Primo ingresso Xe siècle (≈ 1050)
Chiesa citata nei testi.
XIIe siècle
Costruzione del coro e del campanile
Costruzione del coro e del campanile XIIe siècle (≈ 1250)
Vestigia romaniche ancora visibili oggi.
1845
Ricostruzione della navata
Ricostruzione della navata 1845 (≈ 1845)
Ammodernamento parziale dell'edificio.
24 février 1910
Monumento storico
Monumento storico 24 février 1910 (≈ 1910)
Protezione parziale (esclusa la navata moderna).
Aujourd'hui
Aujourd'hui
Aujourd'hui Aujourd'hui (≈ 2025)
Position de référence.
Patrimonio
Chiesa (ad eccezione della navata moderna): Ordine del 24 febbraio 1910
Dati chiave
Guérithault - Vetreria master
Autore della chiesa vetrate.
Origine e storia
La chiesa Saint-Pierre-ès-Liens di Bonneuil-Matours è stata menzionata nel X secolo, ma le sue parti più antiche risalgono al XII secolo. A quel tempo, dipendeva da un priorato attivo fino alla Rivoluzione. Il coro, completato da un'abside semicircolare, e l'arco del campanile sono i principali resti di questo periodo. Il coro e l'abside, a volte in culla e cul-de-four, sono decorati con arcate divise in motivi di tre, la cui baia centrale è aperta. Il campanile, caratteristico, poggia su una cupola ottagonale sostenuta da quattro pilastri con capitelli scolpiti.
La navata, nel frattempo, è una ricostruzione del 1845, che segna una fase moderna nella storia dell'edificio. Solo la navata è esclusa dalla protezione sotto i Monumenti Storici, classificati per decreto del 24 febbraio 1910. L'edificio ospita anche vetrate firmate dal maestro vetraio Guérithault, aggiungendo una dimensione artistica al patrimonio architettonico.

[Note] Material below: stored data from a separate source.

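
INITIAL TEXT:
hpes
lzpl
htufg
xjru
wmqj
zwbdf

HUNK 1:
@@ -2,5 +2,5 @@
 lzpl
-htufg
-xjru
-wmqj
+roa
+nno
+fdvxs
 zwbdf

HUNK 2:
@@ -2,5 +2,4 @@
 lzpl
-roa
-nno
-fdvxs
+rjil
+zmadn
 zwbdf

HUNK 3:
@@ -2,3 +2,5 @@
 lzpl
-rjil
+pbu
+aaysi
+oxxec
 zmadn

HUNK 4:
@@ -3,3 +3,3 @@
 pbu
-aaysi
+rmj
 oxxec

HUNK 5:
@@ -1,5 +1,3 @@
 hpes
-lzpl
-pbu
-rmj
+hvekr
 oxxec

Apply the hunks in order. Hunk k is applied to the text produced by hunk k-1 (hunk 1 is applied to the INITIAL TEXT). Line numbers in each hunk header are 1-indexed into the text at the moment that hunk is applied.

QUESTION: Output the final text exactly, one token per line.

Answer: hpes
hvekr
oxxec
zmadn
zwbdf

Derivation:
Hunk 1: at line 2 remove [htufg,xjru,wmqj] add [roa,nno,fdvxs] -> 6 lines: hpes lzpl roa nno fdvxs zwbdf
Hunk 2: at line 2 remove [roa,nno,fdvxs] add [rjil,zmadn] -> 5 lines: hpes lzpl rjil zmadn zwbdf
Hunk 3: at line 2 remove [rjil] add [pbu,aaysi,oxxec] -> 7 lines: hpes lzpl pbu aaysi oxxec zmadn zwbdf
Hunk 4: at line 3 remove [aaysi] add [rmj] -> 7 lines: hpes lzpl pbu rmj oxxec zmadn zwbdf
Hunk 5: at line 1 remove [lzpl,pbu,rmj] add [hvekr] -> 5 lines: hpes hvekr oxxec zmadn zwbdf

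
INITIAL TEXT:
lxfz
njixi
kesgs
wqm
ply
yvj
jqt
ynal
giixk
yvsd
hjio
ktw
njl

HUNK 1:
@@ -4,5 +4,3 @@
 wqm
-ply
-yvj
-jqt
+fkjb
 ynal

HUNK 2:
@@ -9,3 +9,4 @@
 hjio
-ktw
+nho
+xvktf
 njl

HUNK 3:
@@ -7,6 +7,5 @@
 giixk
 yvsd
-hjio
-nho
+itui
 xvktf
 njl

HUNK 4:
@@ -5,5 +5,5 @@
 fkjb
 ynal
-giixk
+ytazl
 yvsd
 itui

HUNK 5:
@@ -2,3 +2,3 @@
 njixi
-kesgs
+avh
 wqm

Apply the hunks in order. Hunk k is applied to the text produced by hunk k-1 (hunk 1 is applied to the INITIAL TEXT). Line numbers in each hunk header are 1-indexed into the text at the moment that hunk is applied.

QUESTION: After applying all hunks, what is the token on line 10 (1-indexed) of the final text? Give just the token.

Answer: xvktf

Derivation:
Hunk 1: at line 4 remove [ply,yvj,jqt] add [fkjb] -> 11 lines: lxfz njixi kesgs wqm fkjb ynal giixk yvsd hjio ktw njl
Hunk 2: at line 9 remove [ktw] add [nho,xvktf] -> 12 lines: lxfz njixi kesgs wqm fkjb ynal giixk yvsd hjio nho xvktf njl
Hunk 3: at line 7 remove [hjio,nho] add [itui] -> 11 lines: lxfz njixi kesgs wqm fkjb ynal giixk yvsd itui xvktf njl
Hunk 4: at line 5 remove [giixk] add [ytazl] -> 11 lines: lxfz njixi kesgs wqm fkjb ynal ytazl yvsd itui xvktf njl
Hunk 5: at line 2 remove [kesgs] add [avh] -> 11 lines: lxfz njixi avh wqm fkjb ynal ytazl yvsd itui xvktf njl
Final line 10: xvktf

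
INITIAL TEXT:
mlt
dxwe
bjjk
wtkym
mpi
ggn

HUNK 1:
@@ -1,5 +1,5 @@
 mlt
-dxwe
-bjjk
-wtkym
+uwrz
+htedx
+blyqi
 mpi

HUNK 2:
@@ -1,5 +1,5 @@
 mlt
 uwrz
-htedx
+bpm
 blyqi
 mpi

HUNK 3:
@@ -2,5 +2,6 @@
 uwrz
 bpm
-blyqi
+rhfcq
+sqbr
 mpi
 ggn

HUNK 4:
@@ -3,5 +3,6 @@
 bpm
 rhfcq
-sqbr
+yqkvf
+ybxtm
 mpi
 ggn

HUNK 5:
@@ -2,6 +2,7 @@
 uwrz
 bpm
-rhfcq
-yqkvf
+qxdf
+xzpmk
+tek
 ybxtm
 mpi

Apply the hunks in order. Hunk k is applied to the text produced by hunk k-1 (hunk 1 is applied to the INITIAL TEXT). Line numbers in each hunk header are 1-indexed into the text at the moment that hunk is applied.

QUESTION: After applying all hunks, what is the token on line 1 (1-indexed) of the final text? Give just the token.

Answer: mlt

Derivation:
Hunk 1: at line 1 remove [dxwe,bjjk,wtkym] add [uwrz,htedx,blyqi] -> 6 lines: mlt uwrz htedx blyqi mpi ggn
Hunk 2: at line 1 remove [htedx] add [bpm] -> 6 lines: mlt uwrz bpm blyqi mpi ggn
Hunk 3: at line 2 remove [blyqi] add [rhfcq,sqbr] -> 7 lines: mlt uwrz bpm rhfcq sqbr mpi ggn
Hunk 4: at line 3 remove [sqbr] add [yqkvf,ybxtm] -> 8 lines: mlt uwrz bpm rhfcq yqkvf ybxtm mpi ggn
Hunk 5: at line 2 remove [rhfcq,yqkvf] add [qxdf,xzpmk,tek] -> 9 lines: mlt uwrz bpm qxdf xzpmk tek ybxtm mpi ggn
Final line 1: mlt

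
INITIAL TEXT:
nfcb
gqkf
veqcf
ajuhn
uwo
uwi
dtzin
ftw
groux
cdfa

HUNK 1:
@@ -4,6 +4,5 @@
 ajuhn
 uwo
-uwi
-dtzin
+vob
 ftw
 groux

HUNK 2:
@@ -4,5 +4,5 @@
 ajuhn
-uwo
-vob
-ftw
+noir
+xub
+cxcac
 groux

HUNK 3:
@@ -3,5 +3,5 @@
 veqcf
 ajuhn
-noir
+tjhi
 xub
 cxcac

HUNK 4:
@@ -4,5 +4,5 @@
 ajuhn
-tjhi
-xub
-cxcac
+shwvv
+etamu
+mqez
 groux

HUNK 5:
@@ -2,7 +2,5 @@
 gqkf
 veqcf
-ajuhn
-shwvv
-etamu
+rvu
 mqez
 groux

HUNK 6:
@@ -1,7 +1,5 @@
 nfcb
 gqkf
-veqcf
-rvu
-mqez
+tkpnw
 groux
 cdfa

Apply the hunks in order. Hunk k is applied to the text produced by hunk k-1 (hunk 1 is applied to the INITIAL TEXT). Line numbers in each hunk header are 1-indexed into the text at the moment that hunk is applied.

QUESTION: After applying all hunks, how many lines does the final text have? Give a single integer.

Answer: 5

Derivation:
Hunk 1: at line 4 remove [uwi,dtzin] add [vob] -> 9 lines: nfcb gqkf veqcf ajuhn uwo vob ftw groux cdfa
Hunk 2: at line 4 remove [uwo,vob,ftw] add [noir,xub,cxcac] -> 9 lines: nfcb gqkf veqcf ajuhn noir xub cxcac groux cdfa
Hunk 3: at line 3 remove [noir] add [tjhi] -> 9 lines: nfcb gqkf veqcf ajuhn tjhi xub cxcac groux cdfa
Hunk 4: at line 4 remove [tjhi,xub,cxcac] add [shwvv,etamu,mqez] -> 9 lines: nfcb gqkf veqcf ajuhn shwvv etamu mqez groux cdfa
Hunk 5: at line 2 remove [ajuhn,shwvv,etamu] add [rvu] -> 7 lines: nfcb gqkf veqcf rvu mqez groux cdfa
Hunk 6: at line 1 remove [veqcf,rvu,mqez] add [tkpnw] -> 5 lines: nfcb gqkf tkpnw groux cdfa
Final line count: 5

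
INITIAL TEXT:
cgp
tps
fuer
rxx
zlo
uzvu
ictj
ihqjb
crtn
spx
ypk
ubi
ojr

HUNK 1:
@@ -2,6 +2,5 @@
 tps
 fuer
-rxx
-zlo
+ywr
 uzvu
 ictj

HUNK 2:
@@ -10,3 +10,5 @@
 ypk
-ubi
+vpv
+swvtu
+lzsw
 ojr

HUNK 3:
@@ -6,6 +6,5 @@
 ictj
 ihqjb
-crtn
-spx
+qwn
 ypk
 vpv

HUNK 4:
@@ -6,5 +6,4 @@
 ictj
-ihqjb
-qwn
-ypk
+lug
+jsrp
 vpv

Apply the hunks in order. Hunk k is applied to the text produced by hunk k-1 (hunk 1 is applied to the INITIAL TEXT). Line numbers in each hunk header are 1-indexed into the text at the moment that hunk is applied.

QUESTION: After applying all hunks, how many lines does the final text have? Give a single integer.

Hunk 1: at line 2 remove [rxx,zlo] add [ywr] -> 12 lines: cgp tps fuer ywr uzvu ictj ihqjb crtn spx ypk ubi ojr
Hunk 2: at line 10 remove [ubi] add [vpv,swvtu,lzsw] -> 14 lines: cgp tps fuer ywr uzvu ictj ihqjb crtn spx ypk vpv swvtu lzsw ojr
Hunk 3: at line 6 remove [crtn,spx] add [qwn] -> 13 lines: cgp tps fuer ywr uzvu ictj ihqjb qwn ypk vpv swvtu lzsw ojr
Hunk 4: at line 6 remove [ihqjb,qwn,ypk] add [lug,jsrp] -> 12 lines: cgp tps fuer ywr uzvu ictj lug jsrp vpv swvtu lzsw ojr
Final line count: 12

Answer: 12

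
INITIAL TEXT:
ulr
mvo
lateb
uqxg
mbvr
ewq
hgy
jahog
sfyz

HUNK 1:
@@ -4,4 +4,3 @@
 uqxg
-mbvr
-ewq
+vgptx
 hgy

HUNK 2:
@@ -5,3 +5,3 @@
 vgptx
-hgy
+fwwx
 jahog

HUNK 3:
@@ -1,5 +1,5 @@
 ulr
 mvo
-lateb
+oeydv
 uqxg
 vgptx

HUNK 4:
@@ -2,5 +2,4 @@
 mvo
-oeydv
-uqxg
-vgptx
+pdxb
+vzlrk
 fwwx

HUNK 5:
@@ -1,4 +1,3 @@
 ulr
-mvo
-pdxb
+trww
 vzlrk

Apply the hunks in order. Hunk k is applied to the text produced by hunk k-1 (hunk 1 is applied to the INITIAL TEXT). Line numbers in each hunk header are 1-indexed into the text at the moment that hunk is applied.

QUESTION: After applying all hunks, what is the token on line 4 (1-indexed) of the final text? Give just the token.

Answer: fwwx

Derivation:
Hunk 1: at line 4 remove [mbvr,ewq] add [vgptx] -> 8 lines: ulr mvo lateb uqxg vgptx hgy jahog sfyz
Hunk 2: at line 5 remove [hgy] add [fwwx] -> 8 lines: ulr mvo lateb uqxg vgptx fwwx jahog sfyz
Hunk 3: at line 1 remove [lateb] add [oeydv] -> 8 lines: ulr mvo oeydv uqxg vgptx fwwx jahog sfyz
Hunk 4: at line 2 remove [oeydv,uqxg,vgptx] add [pdxb,vzlrk] -> 7 lines: ulr mvo pdxb vzlrk fwwx jahog sfyz
Hunk 5: at line 1 remove [mvo,pdxb] add [trww] -> 6 lines: ulr trww vzlrk fwwx jahog sfyz
Final line 4: fwwx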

La chiesa, di proprietà del comune, illustra così una sovrapposizione di stili e periodi, dal romanzo al XIX secolo, preservando al contempo notevoli elementi strutturali e decorativi. La sua posizione parziale sottolinea la sua importanza storica e artistica nel paesaggio religioso di Vienna.
La posizione della chiesa nel cuore di Bonneuil-Matours riflette il suo ruolo centrale nella vita comunitaria fin dal Medioevo. I priorati, come quello associato a questa chiesa, erano spesso centri spirituali, economici e sociali per i villaggi circostanti. La ricostruzione della navata nel XIX secolo riflette il desiderio di preservare e adattarsi alle esigenze culturali del tempo, in un contesto di rinnovamento religioso post-rivoluzionario.
Elementi architettonici romanici, come le volte di culla o gli archi, richiamano l'influenza degli ordini monastici nella diffusione di questo stile. La cupola ottagonale del campanile, raro e tecnico, evidenzia il know-how dei costruttori del periodo. Queste caratteristiche sono un esempio rappresentativo del patrimonio religioso rurale in Nuova Aquitania.